Below: A carrot soup with Garam Masala prepared by Chef Rachel in the demonstration kitchen. It was subtly sweet with warming spices of the garam masala and blended smooth in a Vita Mix.


Lab Kitchen

In lab kitchen, we made rice pilaf, brown rice, white rice, and risotto. Rice, you ask? Isn’t that super simple and boring? No way! Rice is very versatile. You can add all kinds of stuff to it and pair it with all kinds of foods and flavors. There are many types of rice with different flavor profiles – jasmine, basmati, wild rice, and many others hold aromas and flavors that go far beyond your grandma’s white rice. I even cooked some black Forbidden rice recently.

Here’s another great thing about rice, and especially brown rice – it’s minimally processed. Your body has to work a bit harder to break it down. You also can’t eat as much of rice as you can eat of bread, for example, before you realize you are full. Do yourself a favor – cut the amount of bread you eat by half and use rice as your main carb.

Below: Varieties of rice we reviewed in lab kitchen.



Below: Chef Alex shows us how to rinse rice before cooking to wash off the starchy bits.

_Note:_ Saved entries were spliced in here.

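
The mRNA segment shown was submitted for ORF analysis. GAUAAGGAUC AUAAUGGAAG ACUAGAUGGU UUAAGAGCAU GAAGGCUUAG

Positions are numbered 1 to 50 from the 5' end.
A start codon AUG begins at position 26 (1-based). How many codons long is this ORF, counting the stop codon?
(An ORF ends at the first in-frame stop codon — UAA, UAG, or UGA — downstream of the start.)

3

Codons from position 26: AUG (26–28), GUU (29–31), UAA (32–34).
UAA is the first in-frame stop; that's 3 codons including the stop.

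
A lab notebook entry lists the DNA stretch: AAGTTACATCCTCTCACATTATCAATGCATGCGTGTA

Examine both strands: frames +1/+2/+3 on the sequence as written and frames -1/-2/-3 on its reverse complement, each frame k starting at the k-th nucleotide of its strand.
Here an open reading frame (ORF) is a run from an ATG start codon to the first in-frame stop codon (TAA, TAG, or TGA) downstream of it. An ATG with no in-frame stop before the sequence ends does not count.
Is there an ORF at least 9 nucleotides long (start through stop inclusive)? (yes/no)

yes

Reverse complement (5'→3'): TACACGCATGCATTGATAATGTGAGAGGATGTAACTT
Frame +1: AAG TTA CAT CCT CTC ACA TTA TCA ATG CAT GCG TGT — no ATG→stop ORF.
Frame +2: AGT TAC ATC CTC TCA CAT TAT CAA TGC ATG CGT GTA — no ATG→stop ORF.
Frame +3: GTT ACA TCC TCT CAC ATT ATC AAT GCA TGC GTG — no ATG→stop ORF.
Frame -1: TAC ACG CAT GCA TTG ATA ATG TGA GAG GAT GTA ACT — ATG at 19, stop TGA at 22 → 6 nt.
Frame -2: ACA CGC ATG CAT TGA TAA TGT GAG AGG ATG TAA CTT — ATG at 8, stop TGA at 14 → 9 nt; ATG at 29, stop TAA at 32 → 6 nt.
Frame -3: CAC GCA TGC ATT GAT AAT GTG AGA GGA TGT AAC — no ATG→stop ORF.
Frame -2 has an ORF of 9 nucleotides (positions 8–16) ≥ 9, so yes.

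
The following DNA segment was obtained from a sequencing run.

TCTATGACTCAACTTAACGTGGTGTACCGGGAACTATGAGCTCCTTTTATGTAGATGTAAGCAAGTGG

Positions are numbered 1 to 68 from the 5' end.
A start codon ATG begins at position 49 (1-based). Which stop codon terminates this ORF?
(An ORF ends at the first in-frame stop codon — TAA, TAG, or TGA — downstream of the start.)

Codons from position 49: ATG (49–51), TAG (52–54).
The first in-frame stop codon is TAG.

TAG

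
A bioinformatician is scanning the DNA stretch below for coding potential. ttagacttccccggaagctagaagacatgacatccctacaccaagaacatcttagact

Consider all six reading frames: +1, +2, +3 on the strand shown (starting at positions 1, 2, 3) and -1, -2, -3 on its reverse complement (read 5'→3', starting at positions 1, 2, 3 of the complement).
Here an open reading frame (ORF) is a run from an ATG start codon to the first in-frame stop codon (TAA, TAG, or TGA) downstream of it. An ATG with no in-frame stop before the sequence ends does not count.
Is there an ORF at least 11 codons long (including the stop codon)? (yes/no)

Reverse complement (5'→3'): AGTCTAAGATGTTCTTGGTGTAGGGATGTCATGTCTTCTAGCTTCCGGGGAAGTCTAA
Frame +1: TTA GAC TTC CCC GGA AGC TAG AAG ACA TGA CAT CCC TAC ACC AAG AAC ATC TTA GAC — no ATG→stop ORF.
Frame +2: TAG ACT TCC CCG GAA GCT AGA AGA CAT GAC ATC CCT ACA CCA AGA ACA TCT TAG ACT — no ATG→stop ORF.
Frame +3: AGA CTT CCC CGG AAG CTA GAA GAC ATG ACA TCC CTA CAC CAA GAA CAT CTT AGA — no ATG→stop ORF.
Frame -1: AGT CTA AGA TGT TCT TGG TGT AGG GAT GTC ATG TCT TCT AGC TTC CGG GGA AGT CTA — no ATG→stop ORF.
Frame -2: GTC TAA GAT GTT CTT GGT GTA GGG ATG TCA TGT CTT CTA GCT TCC GGG GAA GTC TAA — ATG at 26, stop TAA at 56 → 33 nt.
Frame -3: TCT AAG ATG TTC TTG GTG TAG GGA TGT CAT GTC TTC TAG CTT CCG GGG AAG TCT — ATG at 9, stop TAG at 21 → 15 nt.
Frame -2 has an ORF of 11 codons (positions 26–58) ≥ 11, so yes.

yes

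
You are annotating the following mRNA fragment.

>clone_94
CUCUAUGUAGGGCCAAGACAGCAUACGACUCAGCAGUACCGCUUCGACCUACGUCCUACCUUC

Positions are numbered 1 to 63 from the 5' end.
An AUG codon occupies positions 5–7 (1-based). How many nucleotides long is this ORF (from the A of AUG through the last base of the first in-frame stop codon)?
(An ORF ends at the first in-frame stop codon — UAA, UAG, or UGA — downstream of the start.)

6

Codons from position 5: AUG (5–7), UAG (8–10).
UAG is the first in-frame stop; ORF spans 5–10, 6 nucleotides.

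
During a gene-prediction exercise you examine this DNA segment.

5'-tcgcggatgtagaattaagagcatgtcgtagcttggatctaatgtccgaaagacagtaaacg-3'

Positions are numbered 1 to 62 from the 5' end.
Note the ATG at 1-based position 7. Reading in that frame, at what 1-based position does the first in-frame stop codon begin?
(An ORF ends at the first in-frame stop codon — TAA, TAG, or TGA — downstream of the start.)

10

Codons from position 7: ATG (7–9), TAG (10–12).
TAG is a stop codon; it begins at position 10.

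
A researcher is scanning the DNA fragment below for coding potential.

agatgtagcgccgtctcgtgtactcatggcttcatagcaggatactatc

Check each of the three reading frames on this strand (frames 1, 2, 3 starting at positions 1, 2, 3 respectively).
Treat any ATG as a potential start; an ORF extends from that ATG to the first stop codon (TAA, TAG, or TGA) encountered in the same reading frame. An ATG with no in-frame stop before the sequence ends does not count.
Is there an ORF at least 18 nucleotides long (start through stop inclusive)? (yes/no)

Frame 1: AGA TGT AGC GCC GTC TCG TGT ACT CAT GGC TTC ATA GCA GGA TAC TAT — no ATG→stop ORF.
Frame 2: GAT GTA GCG CCG TCT CGT GTA CTC ATG GCT TCA TAG CAG GAT ACT ATC — ATG at 26, stop TAG at 35 → 12 nt.
Frame 3: ATG TAG CGC CGT CTC GTG TAC TCA TGG CTT CAT AGC AGG ATA CTA — ATG at 3, stop TAG at 6 → 6 nt.
Largest ORF found is 12 nucleotides < 18, so no.

no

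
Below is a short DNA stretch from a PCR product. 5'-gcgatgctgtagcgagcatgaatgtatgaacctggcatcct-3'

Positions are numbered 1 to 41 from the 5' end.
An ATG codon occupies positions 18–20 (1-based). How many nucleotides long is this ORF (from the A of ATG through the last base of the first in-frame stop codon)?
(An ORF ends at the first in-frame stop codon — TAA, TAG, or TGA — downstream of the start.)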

Below: Some risotto that Chef Alex cooked. She wanted to offer us the chance to eat a traditional risotto with butter and parmesan cheese. When I made the risotto, I made it with Earth Balance and nutritional yeast, since I don’t eat dairy for allergy reasons.


Below: Some wild rice cooked by a student group during lab.


Below: Rice cooling on sheet pans. It’s important to cool hot food quickly when you’re going to store it in a cold state.


At Home: Pulau

I wanted to practice a bit at home, so I pulled out a recipe for Indian Pulau from my “recipes to try” folder, which is way too thick these days. Pulau is a rice dish made from basmati rice and featuring garam masala. There are many variations on pulau. I got my recipe from the 1998 Best of Gourmet, which featured many Indian recipes in the special focus section. Thanks, Austin Public Library!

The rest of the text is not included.